Let be $f(x,y) = \frac{1}{n!}(x-y)^n e^{-x} (0<y<x)$ a joint density function. I want to find the joint density function of $(U,V)$ where U = X and V = $e^{X-Y}$.
Now, I already found that $X$ ~ $\Gamma(n+1,1)$ and $Y$ ~ Exp(1).
I also found the density function of $V = e^{X-Y}$. However I do not think I should multiply them together because they are not independent.
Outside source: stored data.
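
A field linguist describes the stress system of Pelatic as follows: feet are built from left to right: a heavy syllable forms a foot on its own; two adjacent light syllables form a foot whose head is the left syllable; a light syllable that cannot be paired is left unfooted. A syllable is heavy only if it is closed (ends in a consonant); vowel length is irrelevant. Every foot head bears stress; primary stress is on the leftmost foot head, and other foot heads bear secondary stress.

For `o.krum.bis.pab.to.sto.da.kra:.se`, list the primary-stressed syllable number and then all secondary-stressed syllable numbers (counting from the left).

Weights: 1 o L, 2 krum H, 3 bis H, 4 pab H, 5 to L, 6 sto L, 7 da L, 8 kra: L, 9 se L.
Parse left to right (heavy = foot alone; LL = one foot; stranded L unfooted): o (ˈkrum) (ˈbis) (ˈpab) (ˈto.sto) (ˈda.kra:) se.
Foot heads: 2, 3, 4, 5, 7.
Primary stress on the leftmost head = syllable 2.
Secondary stress on 3, 4, 5, 7: o.ˈkrum.ˌbis.ˌpab.ˌto.sto.ˌda.kra:.se.

primary 2, secondary 3, 4, 5, 7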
Is there another way to find this joint density without finding the marginals? To me it seems it could be possible because X is "not changing" in the next density. Is that true?
Any idea?
Best Answer
Generally, joint density cannot be obtained by examing its marginal densities. We should consider the joint density of $(X,Y)$ as a whole, and use this to get that of $(U,V)$. To this end, we can use the transformation of variables rule, which is saying that $$ f(u,v) = f(x(u,v), y(u,v))\left|\det \frac{\partial (x,y)}{\partial (u,v)}\right|. $$ In the given situation, we have a $1$-$1$ mapping $(X,Y)\leftrightarrow (U,V)$ and $$ f(x,y)=\frac{1}{n!}(x-y)^ne^{-x}1_{x>y>0},\\ X=U,\quad Y=U-\log V. $$ (Here, $1_{(x,y)\in A}$ denotes the indicator function, which takes $1$ if the given condition is satisfied and $0$ otherwise.) Now, we have $$ \frac{\partial (x,y)}{\partial (u,v)}=\left[\begin{array}{cc}1&0\\1& -\frac{1}{v}\end{array}\right],\quad \left|\det \left[\begin{array}{cc}1&0\\ 1& -\frac{1}{v}\end{array}\right]\right|=\frac{1}{v}. $$ By the transformation rule, $$\begin{eqnarray} f(u,v) &=& \frac{1}{n!}\left(\log v\right)^n e^{-u}1_{u>\log v, v>1}\left|\det \frac{\partial (x,y)}{\partial (u,v)}\right|\\&=& \frac{1}{n!v}\left(\log v\right)^n e^{-u}1_{u>\log v>0}. \end{eqnarray}$$ This gives the joint density function of $(U,V)$.